Heather and Ivan Morrison

Heather and Ivan Morrison

Telling stories that blend factual recall with fiction, merging information into a narrative that builds on the mythology of their own lives and also the lives of people they encounter.
Out of its time, part medieval part futuristic, Mr Clevver is an evolving work about the coming together of different people in differing places.

'Mr Clevver' Ivan and Heather Morrison

‘Mr Clevver’ Ivan and Heather Morrison

Kay Harwood showing at Simon Oldfield Gallery also deals in mystery and suggestion.

Kay Harwood

Kay Harwood

Exploring iconography and mythology her paintings have a wonderful pure surface, like porcelain. The muted and restricted palette gives a timeless quality.

Kay Harwood

Kay Harwood

These men look like contemporary apostles in meditation on some spiritual truth.

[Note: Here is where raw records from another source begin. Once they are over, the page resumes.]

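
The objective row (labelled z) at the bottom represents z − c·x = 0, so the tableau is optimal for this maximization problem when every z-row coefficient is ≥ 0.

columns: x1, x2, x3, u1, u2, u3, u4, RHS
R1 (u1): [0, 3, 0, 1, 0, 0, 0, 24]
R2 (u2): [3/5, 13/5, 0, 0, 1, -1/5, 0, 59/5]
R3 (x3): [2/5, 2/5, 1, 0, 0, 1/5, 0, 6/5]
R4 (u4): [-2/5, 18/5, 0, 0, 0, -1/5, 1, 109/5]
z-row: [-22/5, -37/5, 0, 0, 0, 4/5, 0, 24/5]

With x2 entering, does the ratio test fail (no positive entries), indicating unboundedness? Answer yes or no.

no

Column x2 has positive entries in row(s) 1, 2, 3, 4, so the ratio test bounds it — not unbounded.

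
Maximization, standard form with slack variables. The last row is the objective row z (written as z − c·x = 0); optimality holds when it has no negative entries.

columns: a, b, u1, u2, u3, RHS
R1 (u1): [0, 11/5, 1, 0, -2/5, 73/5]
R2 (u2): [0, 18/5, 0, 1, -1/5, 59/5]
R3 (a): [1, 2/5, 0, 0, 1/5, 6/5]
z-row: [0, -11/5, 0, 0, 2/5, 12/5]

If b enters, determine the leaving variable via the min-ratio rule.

Column b entries and ratios — u1: (73/5)/(11/5) = 73/11; u2: (59/5)/(18/5) = 59/18; a: (6/5)/(2/5) = 3.
Smallest ratio is 3 in the row of a, so a leaves.

a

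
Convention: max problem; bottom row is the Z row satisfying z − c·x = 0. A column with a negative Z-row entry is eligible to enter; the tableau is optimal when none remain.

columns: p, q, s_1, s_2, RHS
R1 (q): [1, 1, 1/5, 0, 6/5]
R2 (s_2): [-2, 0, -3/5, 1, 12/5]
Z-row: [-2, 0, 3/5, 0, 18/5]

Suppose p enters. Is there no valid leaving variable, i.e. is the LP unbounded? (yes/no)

no

Column p has positive entries in row(s) 1, so the ratio test bounds it — not unbounded.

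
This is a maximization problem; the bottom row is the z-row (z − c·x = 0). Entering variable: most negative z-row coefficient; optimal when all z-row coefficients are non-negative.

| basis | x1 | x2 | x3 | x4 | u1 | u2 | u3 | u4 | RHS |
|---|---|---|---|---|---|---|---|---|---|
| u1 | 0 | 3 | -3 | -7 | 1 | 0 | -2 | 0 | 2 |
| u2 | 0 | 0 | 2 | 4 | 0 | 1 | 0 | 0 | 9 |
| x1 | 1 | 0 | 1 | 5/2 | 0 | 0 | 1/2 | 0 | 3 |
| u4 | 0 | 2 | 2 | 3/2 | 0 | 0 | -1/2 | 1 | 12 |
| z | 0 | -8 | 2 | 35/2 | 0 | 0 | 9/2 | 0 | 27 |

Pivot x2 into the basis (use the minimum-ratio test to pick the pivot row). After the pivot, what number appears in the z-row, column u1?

8/3

Ratio test on column x2 — row 1: 2/3 = 2/3; row 2: entry 0 ≤ 0; row 3: entry 0 ≤ 0; row 4: 12/2 = 6. Minimum is 2/3 at row 1 (u1 leaves); pivot element 3.
Divide row 1 by 3; eliminate column x2 from the other rows.
z-row update in column u1: 0 − (-8)·(1/3) = 8/3.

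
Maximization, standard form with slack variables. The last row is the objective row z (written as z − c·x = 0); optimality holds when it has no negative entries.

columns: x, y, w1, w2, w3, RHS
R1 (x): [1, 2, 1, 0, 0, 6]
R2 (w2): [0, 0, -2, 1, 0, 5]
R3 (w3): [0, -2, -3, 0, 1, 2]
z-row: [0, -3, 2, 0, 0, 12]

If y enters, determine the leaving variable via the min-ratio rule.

x

Column y entries and ratios — x: 6/2 = 3; w2: 0 ≤ 0, skip; w3: -2 ≤ 0, skip.
Smallest ratio is 3 in the row of x, so x leaves.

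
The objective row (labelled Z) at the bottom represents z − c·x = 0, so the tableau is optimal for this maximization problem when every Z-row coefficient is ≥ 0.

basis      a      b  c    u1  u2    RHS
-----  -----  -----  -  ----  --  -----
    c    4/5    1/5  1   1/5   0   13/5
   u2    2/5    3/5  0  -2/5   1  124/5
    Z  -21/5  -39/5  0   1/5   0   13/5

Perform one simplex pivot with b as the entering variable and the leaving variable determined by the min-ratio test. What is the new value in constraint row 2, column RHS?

Ratio test on column b — row 1: (13/5)/(1/5) = 13; row 2: (124/5)/(3/5) = 124/3. Minimum is 13 at row 1 (c leaves); pivot element 1/5.
Divide row 1 by 1/5; eliminate column b from the other rows.
Row 2 update in column RHS: 124/5 − (3/5)·13 = 17.

17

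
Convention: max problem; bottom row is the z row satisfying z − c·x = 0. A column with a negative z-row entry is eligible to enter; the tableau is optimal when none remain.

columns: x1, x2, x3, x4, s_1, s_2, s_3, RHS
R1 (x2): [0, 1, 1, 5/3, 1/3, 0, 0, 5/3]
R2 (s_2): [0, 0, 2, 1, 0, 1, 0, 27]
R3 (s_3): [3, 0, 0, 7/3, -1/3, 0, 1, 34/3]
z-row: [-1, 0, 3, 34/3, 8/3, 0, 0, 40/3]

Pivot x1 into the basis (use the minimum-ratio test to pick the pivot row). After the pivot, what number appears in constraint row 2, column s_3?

0

Ratio test on column x1 — row 1: entry 0 ≤ 0; row 2: entry 0 ≤ 0; row 3: (34/3)/3 = 34/9. Minimum is 34/9 at row 3 (s_3 leaves); pivot element 3.
Divide row 3 by 3; eliminate column x1 from the other rows.
Row 2 update in column s_3: 0 − 0·(1/3) = 0.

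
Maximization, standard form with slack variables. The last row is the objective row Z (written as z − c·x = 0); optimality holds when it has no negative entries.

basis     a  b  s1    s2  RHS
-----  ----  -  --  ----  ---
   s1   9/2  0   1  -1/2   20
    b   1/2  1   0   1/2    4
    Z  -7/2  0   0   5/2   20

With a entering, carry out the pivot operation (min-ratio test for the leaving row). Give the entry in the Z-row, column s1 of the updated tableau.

7/9

Ratio test on column a — row 1: 20/(9/2) = 40/9; row 2: 4/(1/2) = 8. Minimum is 40/9 at row 1 (s1 leaves); pivot element 9/2.
Divide row 1 by 9/2; eliminate column a from the other rows.
Z-row update in column s1: 0 − (-7/2)·(2/9) = 7/9.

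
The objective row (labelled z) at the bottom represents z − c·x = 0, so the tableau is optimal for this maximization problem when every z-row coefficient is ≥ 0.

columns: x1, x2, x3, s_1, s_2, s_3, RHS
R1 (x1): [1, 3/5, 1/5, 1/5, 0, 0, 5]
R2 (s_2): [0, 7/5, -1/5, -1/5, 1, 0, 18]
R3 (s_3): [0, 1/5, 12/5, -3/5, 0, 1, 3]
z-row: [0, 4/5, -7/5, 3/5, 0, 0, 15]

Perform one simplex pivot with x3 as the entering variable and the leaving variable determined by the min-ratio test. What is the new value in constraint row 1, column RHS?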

The quest for inner retrospection. A solitary wanderer.

I wanted to capture something of an enchanted wood in these images.

These are screen prints with sublimation inks transferred onto polyester. I printed 3 layers separately onto paper and then heat-pressed them on top of each other blending the colours.

1309 woods

Layering the shadow of a rose garden on organza over the grey woods.
I have been thinking about whether to add a figure in the woods.

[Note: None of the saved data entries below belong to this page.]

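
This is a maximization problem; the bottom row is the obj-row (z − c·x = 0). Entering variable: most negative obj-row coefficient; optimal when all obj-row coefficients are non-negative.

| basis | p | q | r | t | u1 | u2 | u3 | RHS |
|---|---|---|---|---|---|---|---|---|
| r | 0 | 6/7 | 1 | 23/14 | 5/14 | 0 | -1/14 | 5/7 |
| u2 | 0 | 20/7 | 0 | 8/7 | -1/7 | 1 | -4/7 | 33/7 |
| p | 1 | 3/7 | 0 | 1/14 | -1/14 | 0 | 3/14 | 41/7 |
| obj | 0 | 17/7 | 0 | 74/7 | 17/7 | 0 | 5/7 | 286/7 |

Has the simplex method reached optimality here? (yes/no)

yes

Every obj-row coefficient is ≥ 0, so the tableau is optimal.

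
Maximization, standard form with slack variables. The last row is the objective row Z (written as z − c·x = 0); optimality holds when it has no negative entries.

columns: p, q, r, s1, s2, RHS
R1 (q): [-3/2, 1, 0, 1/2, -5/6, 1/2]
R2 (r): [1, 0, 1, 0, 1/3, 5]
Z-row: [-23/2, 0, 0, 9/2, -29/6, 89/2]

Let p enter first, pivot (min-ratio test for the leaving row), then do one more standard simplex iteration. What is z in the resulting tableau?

117

Ratio test on column p — row 1: entry -3/2 ≤ 0; row 2: 5/1 = 5. Minimum is 5 at row 2 (r leaves); pivot element 1.
Pivot on row 2; the Z-row RHS becomes 89/2 − (-23/2)·5 = 102.
Next entering variable (most negative Z-row entry -1): s2.
Ratio test on column s2 — row 1: entry -1/3 ≤ 0; row 2: 5/(1/3) = 15. Minimum is 15 at row 2 (p leaves); pivot element 1/3.
After the second pivot the Z-row RHS is 102 − (-1)·15 = 117.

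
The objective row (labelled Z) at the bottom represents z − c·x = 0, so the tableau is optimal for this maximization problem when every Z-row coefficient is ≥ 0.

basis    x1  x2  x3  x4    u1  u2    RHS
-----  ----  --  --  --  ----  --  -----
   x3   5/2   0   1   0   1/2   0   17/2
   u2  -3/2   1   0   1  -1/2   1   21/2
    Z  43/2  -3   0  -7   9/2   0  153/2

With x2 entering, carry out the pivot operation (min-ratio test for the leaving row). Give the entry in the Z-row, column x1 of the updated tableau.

17

Ratio test on column x2 — row 1: entry 0 ≤ 0; row 2: (21/2)/1 = 21/2. Minimum is 21/2 at row 2 (u2 leaves); pivot element 1.
Divide row 2 by 1; eliminate column x2 from the other rows.
Z-row update in column x1: 43/2 − (-3)·(-3/2) = 17.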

Also have been working on one ‘return of the forest ‘ collagraph, cutting sublimation printed organza onto the collagraph.

The forests disappeared under the advancing ice and then reappeared as the ice retreated.

Going back to a time before civilization, before religion. Right back to the beginning to see where the first dislocation took place, looking back for the myth of living in harmony with nature in some idyllic context and the start of nostalgia.

1309 return of the forest

Thinking about fantastical creatures and myth has been helpful for the new work I am planning about beasts of the forest.